Ketua Komisi III DPR Habiburokhman mempertanyakan ucapan ayah NS terkait pemakaman. Kuasa hukum menduga NS ditelantarkan oleh ayah dan ibu tirinya hingga tak dibawa ke rumah sakit.
“Sudah ngomong begitu ya? Masih di rumah itu?” kata Habiburokhman.
“Masih di rumah, udah kritis. Kami mendapat video-video pada saat dia masih di rumah dengan kondisi kritis itu, kita sudah dapat bukti-bukti foto dan video sehingga kita menganalisa bahwa ini adalah pembiaran atau penelantaran sengaja untuk tidak dibawa ke rumah sakit begitu,” jawab Mira.
Kliennya disebut baru mendapat kabar lagi di hari kematian sang anak. Ayahnya mengklaim NS sakit paru-paru.
Ia menyebut selama 4 tahun, ibu kandung sulit berkomunikasi dengan sang anak. Ibu kandungnya melihat NS dalam kondisi sudah meninggal dunia dan dikafani.
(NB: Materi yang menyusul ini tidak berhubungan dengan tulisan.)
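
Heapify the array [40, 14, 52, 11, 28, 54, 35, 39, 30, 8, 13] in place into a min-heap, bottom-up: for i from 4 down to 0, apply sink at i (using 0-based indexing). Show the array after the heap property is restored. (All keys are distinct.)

[8, 11, 35, 30, 13, 54, 52, 39, 40, 28, 14]

sift down from index 4:
  28 vs smaller child 8 at index 9, swap → [40, 14, 52, 11, 8, 54, 35, 39, 30, 28, 13]
sift down from index 3: already satisfies heap property
sift down from index 2:
  52 vs smaller child 35 at index 6, swap → [40, 14, 35, 11, 8, 54, 52, 39, 30, 28, 13]
sift down from index 1:
  14 vs smaller child 8 at index 4, swap → [40, 8, 35, 11, 14, 54, 52, 39, 30, 28, 13]
  14 vs smaller child 13 at index 10, swap → [40, 8, 35, 11, 13, 54, 52, 39, 30, 28, 14]
sift down from index 0:
  40 vs smaller child 8 at index 1, swap → [8, 40, 35, 11, 13, 54, 52, 39, 30, 28, 14]
  40 vs smaller child 11 at index 3, swap → [8, 11, 35, 40, 13, 54, 52, 39, 30, 28, 14]
  40 vs smaller child 30 at index 8, swap → [8, 11, 35, 30, 13, 54, 52, 39, 40, 28, 14]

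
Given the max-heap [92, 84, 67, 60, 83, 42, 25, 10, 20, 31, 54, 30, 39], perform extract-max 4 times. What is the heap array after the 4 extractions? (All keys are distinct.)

[60, 54, 42, 30, 31, 39, 25, 10, 20]

extract-max #1 returns 92:
  remove root 92; move last element 39 to root → [39, 84, 67, 60, 83, 42, 25, 10, 20, 31, 54, 30]
  39 vs larger child 84 at index 1, swap → [84, 39, 67, 60, 83, 42, 25, 10, 20, 31, 54, 30]
  39 vs larger child 83 at index 4, swap → [84, 83, 67, 60, 39, 42, 25, 10, 20, 31, 54, 30]
  39 vs larger child 54 at index 10, swap → [84, 83, 67, 60, 54, 42, 25, 10, 20, 31, 39, 30]
extract-max #2 returns 84:
  remove root 84; move last element 30 to root → [30, 83, 67, 60, 54, 42, 25, 10, 20, 31, 39]
  30 vs larger child 83 at index 1, swap → [83, 30, 67, 60, 54, 42, 25, 10, 20, 31, 39]
  30 vs larger child 60 at index 3, swap → [83, 60, 67, 30, 54, 42, 25, 10, 20, 31, 39]
extract-max #3 returns 83:
  remove root 83; move last element 39 to root → [39, 60, 67, 30, 54, 42, 25, 10, 20, 31]
  39 vs larger child 67 at index 2, swap → [67, 60, 39, 30, 54, 42, 25, 10, 20, 31]
  39 vs larger child 42 at index 5, swap → [67, 60, 42, 30, 54, 39, 25, 10, 20, 31]
extract-max #4 returns 67:
  remove root 67; move last element 31 to root → [31, 60, 42, 30, 54, 39, 25, 10, 20]
  31 vs larger child 60 at index 1, swap → [60, 31, 42, 30, 54, 39, 25, 10, 20]
  31 vs larger child 54 at index 4, swap → [60, 54, 42, 30, 31, 39, 25, 10, 20]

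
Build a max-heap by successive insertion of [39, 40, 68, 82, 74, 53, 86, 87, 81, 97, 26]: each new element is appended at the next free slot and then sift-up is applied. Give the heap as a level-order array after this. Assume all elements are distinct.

Insert 39:
  append 39 at index 0 → [39] (no swap needed)
Insert 40:
  append 40 at index 1 → [39, 40]
  40 > parent 39 at index 0, swap → [40, 39]
Insert 68:
  append 68 at index 2 → [40, 39, 68]
  68 > parent 40 at index 0, swap → [68, 39, 40]
Insert 82:
  append 82 at index 3 → [68, 39, 40, 82]
  82 > parent 39 at index 1, swap → [68, 82, 40, 39]
  82 > parent 68 at index 0, swap → [82, 68, 40, 39]
Insert 74:
  append 74 at index 4 → [82, 68, 40, 39, 74]
  74 > parent 68 at index 1, swap → [82, 74, 40, 39, 68]
Insert 53:
  append 53 at index 5 → [82, 74, 40, 39, 68, 53]
  53 > parent 40 at index 2, swap → [82, 74, 53, 39, 68, 40]
Insert 86:
  append 86 at index 6 → [82, 74, 53, 39, 68, 40, 86]
  86 > parent 53 at index 2, swap → [82, 74, 86, 39, 68, 40, 53]
  86 > parent 82 at index 0, swap → [86, 74, 82, 39, 68, 40, 53]
Insert 87:
  append 87 at index 7 → [86, 74, 82, 39, 68, 40, 53, 87]
  87 > parent 39 at index 3, swap → [86, 74, 82, 87, 68, 40, 53, 39]
  87 > parent 74 at index 1, swap → [86, 87, 82, 74, 68, 40, 53, 39]
  87 > parent 86 at index 0, swap → [87, 86, 82, 74, 68, 40, 53, 39]
Insert 81:
  append 81 at index 8 → [87, 86, 82, 74, 68, 40, 53, 39, 81]
  81 > parent 74 at index 3, swap → [87, 86, 82, 81, 68, 40, 53, 39, 74]
Insert 97:
  append 97 at index 9 → [87, 86, 82, 81, 68, 40, 53, 39, 74, 97]
  97 > parent 68 at index 4, swap → [87, 86, 82, 81, 97, 40, 53, 39, 74, 68]
  97 > parent 86 at index 1, swap → [87, 97, 82, 81, 86, 40, 53, 39, 74, 68]
  97 > parent 87 at index 0, swap → [97, 87, 82, 81, 86, 40, 53, 39, 74, 68]
Insert 26:
  append 26 at index 10 → [97, 87, 82, 81, 86, 40, 53, 39, 74, 68, 26] (no swap needed)

[97, 87, 82, 81, 86, 40, 53, 39, 74, 68, 26]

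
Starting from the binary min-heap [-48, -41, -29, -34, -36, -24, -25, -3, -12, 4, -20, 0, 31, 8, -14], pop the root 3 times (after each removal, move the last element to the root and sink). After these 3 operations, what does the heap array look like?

extract-min #1 returns -48:
  remove root -48; move last element -14 to root → [-14, -41, -29, -34, -36, -24, -25, -3, -12, 4, -20, 0, 31, 8]
  -14 vs smaller child -41 at index 1, swap → [-41, -14, -29, -34, -36, -24, -25, -3, -12, 4, -20, 0, 31, 8]
  -14 vs smaller child -36 at index 4, swap → [-41, -36, -29, -34, -14, -24, -25, -3, -12, 4, -20, 0, 31, 8]
  -14 vs smaller child -20 at index 10, swap → [-41, -36, -29, -34, -20, -24, -25, -3, -12, 4, -14, 0, 31, 8]
extract-min #2 returns -41:
  remove root -41; move last element 8 to root → [8, -36, -29, -34, -20, -24, -25, -3, -12, 4, -14, 0, 31]
  8 vs smaller child -36 at index 1, swap → [-36, 8, -29, -34, -20, -24, -25, -3, -12, 4, -14, 0, 31]
  8 vs smaller child -34 at index 3, swap → [-36, -34, -29, 8, -20, -24, -25, -3, -12, 4, -14, 0, 31]
  8 vs smaller child -12 at index 8, swap → [-36, -34, -29, -12, -20, -24, -25, -3, 8, 4, -14, 0, 31]
extract-min #3 returns -36:
  remove root -36; move last element 31 to root → [31, -34, -29, -12, -20, -24, -25, -3, 8, 4, -14, 0]
  31 vs smaller child -34 at index 1, swap → [-34, 31, -29, -12, -20, -24, -25, -3, 8, 4, -14, 0]
  31 vs smaller child -20 at index 4, swap → [-34, -20, -29, -12, 31, -24, -25, -3, 8, 4, -14, 0]
  31 vs smaller child -14 at index 10, swap → [-34, -20, -29, -12, -14, -24, -25, -3, 8, 4, 31, 0]

[-34, -20, -29, -12, -14, -24, -25, -3, 8, 4, 31, 0]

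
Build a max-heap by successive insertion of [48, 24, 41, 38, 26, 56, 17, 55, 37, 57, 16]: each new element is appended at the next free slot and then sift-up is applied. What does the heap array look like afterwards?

Insert 48:
  append 48 at index 0 → [48] (no swap needed)
Insert 24:
  append 24 at index 1 → [48, 24] (no swap needed)
Insert 41:
  append 41 at index 2 → [48, 24, 41] (no swap needed)
Insert 38:
  append 38 at index 3 → [48, 24, 41, 38]
  38 > parent 24 at index 1, swap → [48, 38, 41, 24]
Insert 26:
  append 26 at index 4 → [48, 38, 41, 24, 26] (no swap needed)
Insert 56:
  append 56 at index 5 → [48, 38, 41, 24, 26, 56]
  56 > parent 41 at index 2, swap → [48, 38, 56, 24, 26, 41]
  56 > parent 48 at index 0, swap → [56, 38, 48, 24, 26, 41]
Insert 17:
  append 17 at index 6 → [56, 38, 48, 24, 26, 41, 17] (no swap needed)
Insert 55:
  append 55 at index 7 → [56, 38, 48, 24, 26, 41, 17, 55]
  55 > parent 24 at index 3, swap → [56, 38, 48, 55, 26, 41, 17, 24]
  55 > parent 38 at index 1, swap → [56, 55, 48, 38, 26, 41, 17, 24]
Insert 37:
  append 37 at index 8 → [56, 55, 48, 38, 26, 41, 17, 24, 37] (no swap needed)
Insert 57:
  append 57 at index 9 → [56, 55, 48, 38, 26, 41, 17, 24, 37, 57]
  57 > parent 26 at index 4, swap → [56, 55, 48, 38, 57, 41, 17, 24, 37, 26]
  57 > parent 55 at index 1, swap → [56, 57, 48, 38, 55, 41, 17, 24, 37, 26]
  57 > parent 56 at index 0, swap → [57, 56, 48, 38, 55, 41, 17, 24, 37, 26]
Insert 16:
  append 16 at index 10 → [57, 56, 48, 38, 55, 41, 17, 24, 37, 26, 16] (no swap needed)

[57, 56, 48, 38, 55, 41, 17, 24, 37, 26, 16]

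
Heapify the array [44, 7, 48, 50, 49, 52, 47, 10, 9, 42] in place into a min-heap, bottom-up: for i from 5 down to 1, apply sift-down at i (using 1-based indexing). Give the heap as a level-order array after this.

sift down from index 5:
  49 vs only child 42 at index 10, swap → [44, 7, 48, 50, 42, 52, 47, 10, 9, 49]
sift down from index 4:
  50 vs smaller child 9 at index 9, swap → [44, 7, 48, 9, 42, 52, 47, 10, 50, 49]
sift down from index 3:
  48 vs smaller child 47 at index 7, swap → [44, 7, 47, 9, 42, 52, 48, 10, 50, 49]
sift down from index 2: already satisfies heap property
sift down from index 1:
  44 vs smaller child 7 at index 2, swap → [7, 44, 47, 9, 42, 52, 48, 10, 50, 49]
  44 vs smaller child 9 at index 4, swap → [7, 9, 47, 44, 42, 52, 48, 10, 50, 49]
  44 vs smaller child 10 at index 8, swap → [7, 9, 47, 10, 42, 52, 48, 44, 50, 49]

[7, 9, 47, 10, 42, 52, 48, 44, 50, 49]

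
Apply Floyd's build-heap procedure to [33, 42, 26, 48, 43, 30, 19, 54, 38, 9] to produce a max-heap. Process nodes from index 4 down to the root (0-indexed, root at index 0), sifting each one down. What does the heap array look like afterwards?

sift down from index 4: already satisfies heap property
sift down from index 3:
  48 vs larger child 54 at index 7, swap → [33, 42, 26, 54, 43, 30, 19, 48, 38, 9]
sift down from index 2:
  26 vs larger child 30 at index 5, swap → [33, 42, 30, 54, 43, 26, 19, 48, 38, 9]
sift down from index 1:
  42 vs larger child 54 at index 3, swap → [33, 54, 30, 42, 43, 26, 19, 48, 38, 9]
  42 vs larger child 48 at index 7, swap → [33, 54, 30, 48, 43, 26, 19, 42, 38, 9]
sift down from index 0:
  33 vs larger child 54 at index 1, swap → [54, 33, 30, 48, 43, 26, 19, 42, 38, 9]
  33 vs larger child 48 at index 3, swap → [54, 48, 30, 33, 43, 26, 19, 42, 38, 9]
  33 vs larger child 42 at index 7, swap → [54, 48, 30, 42, 43, 26, 19, 33, 38, 9]

[54, 48, 30, 42, 43, 26, 19, 33, 38, 9]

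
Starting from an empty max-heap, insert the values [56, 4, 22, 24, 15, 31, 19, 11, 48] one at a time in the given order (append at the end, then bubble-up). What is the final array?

[56, 48, 31, 24, 15, 22, 19, 4, 11]

Insert 56:
  append 56 at index 0 → [56] (no swap needed)
Insert 4:
  append 4 at index 1 → [56, 4] (no swap needed)
Insert 22:
  append 22 at index 2 → [56, 4, 22] (no swap needed)
Insert 24:
  append 24 at index 3 → [56, 4, 22, 24]
  24 > parent 4 at index 1, swap → [56, 24, 22, 4]
Insert 15:
  append 15 at index 4 → [56, 24, 22, 4, 15] (no swap needed)
Insert 31:
  append 31 at index 5 → [56, 24, 22, 4, 15, 31]
  31 > parent 22 at index 2, swap → [56, 24, 31, 4, 15, 22]
Insert 19:
  append 19 at index 6 → [56, 24, 31, 4, 15, 22, 19] (no swap needed)
Insert 11:
  append 11 at index 7 → [56, 24, 31, 4, 15, 22, 19, 11]
  11 > parent 4 at index 3, swap → [56, 24, 31, 11, 15, 22, 19, 4]
Insert 48:
  append 48 at index 8 → [56, 24, 31, 11, 15, 22, 19, 4, 48]
  48 > parent 11 at index 3, swap → [56, 24, 31, 48, 15, 22, 19, 4, 11]
  48 > parent 24 at index 1, swap → [56, 48, 31, 24, 15, 22, 19, 4, 11]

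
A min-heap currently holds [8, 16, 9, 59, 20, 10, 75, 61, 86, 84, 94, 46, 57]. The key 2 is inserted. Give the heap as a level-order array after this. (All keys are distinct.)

[2, 16, 8, 59, 20, 10, 9, 61, 86, 84, 94, 46, 57, 75]

append 2 at index 13 → [8, 16, 9, 59, 20, 10, 75, 61, 86, 84, 94, 46, 57, 2]
2 < parent 75 at index 6, swap → [8, 16, 9, 59, 20, 10, 2, 61, 86, 84, 94, 46, 57, 75]
2 < parent 9 at index 2, swap → [8, 16, 2, 59, 20, 10, 9, 61, 86, 84, 94, 46, 57, 75]
2 < parent 8 at index 0, swap → [2, 16, 8, 59, 20, 10, 9, 61, 86, 84, 94, 46, 57, 75]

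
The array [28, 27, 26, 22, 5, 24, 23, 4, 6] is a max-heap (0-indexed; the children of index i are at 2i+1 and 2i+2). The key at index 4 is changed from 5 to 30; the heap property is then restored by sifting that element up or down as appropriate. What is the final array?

set index 4 from 5 to 30 → [28, 27, 26, 22, 30, 24, 23, 4, 6]
30 > parent 27 at index 1, swap → [28, 30, 26, 22, 27, 24, 23, 4, 6]
30 > parent 28 at index 0, swap → [30, 28, 26, 22, 27, 24, 23, 4, 6]

[30, 28, 26, 22, 27, 24, 23, 4, 6]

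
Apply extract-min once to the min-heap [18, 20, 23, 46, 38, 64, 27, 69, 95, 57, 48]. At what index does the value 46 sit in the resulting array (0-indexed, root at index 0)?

remove root 18; move last element 48 to root → [48, 20, 23, 46, 38, 64, 27, 69, 95, 57]
48 vs smaller child 20 at index 1, swap → [20, 48, 23, 46, 38, 64, 27, 69, 95, 57]
48 vs smaller child 38 at index 4, swap → [20, 38, 23, 46, 48, 64, 27, 69, 95, 57]
resulting array: [20, 38, 23, 46, 48, 64, 27, 69, 95, 57]

3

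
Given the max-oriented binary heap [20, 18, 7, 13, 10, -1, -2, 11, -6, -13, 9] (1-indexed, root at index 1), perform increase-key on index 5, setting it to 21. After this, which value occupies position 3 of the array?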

Mira juga menyertakan kejanggalan lain, yaitu saat ayah NS tak menghadiri pemakaman. Pihaknya mempertanyakan sikap dari ayah NS.
“Jadi tidak bertemu lagi anak dalam kondisi masih hidup, bahkan lebih mirisnya sampai pemakaman, jenazah sudah tertutup kain kafan sehingga mukanya pun tidak bisa dilihat,” ucap Mira.
“Jadi empat tahun terakhir mereka tidak bertemu, bertemu-temu sudah menjadi jenazah anak ini, begitu. Nah, di situ di acara pemakaman, bapak kandungnya tidak hadir, Pak. Tidak ada. Entah ke mana, begitu. Jadi itu kejanggalan yang kita terima,” imbuhnya.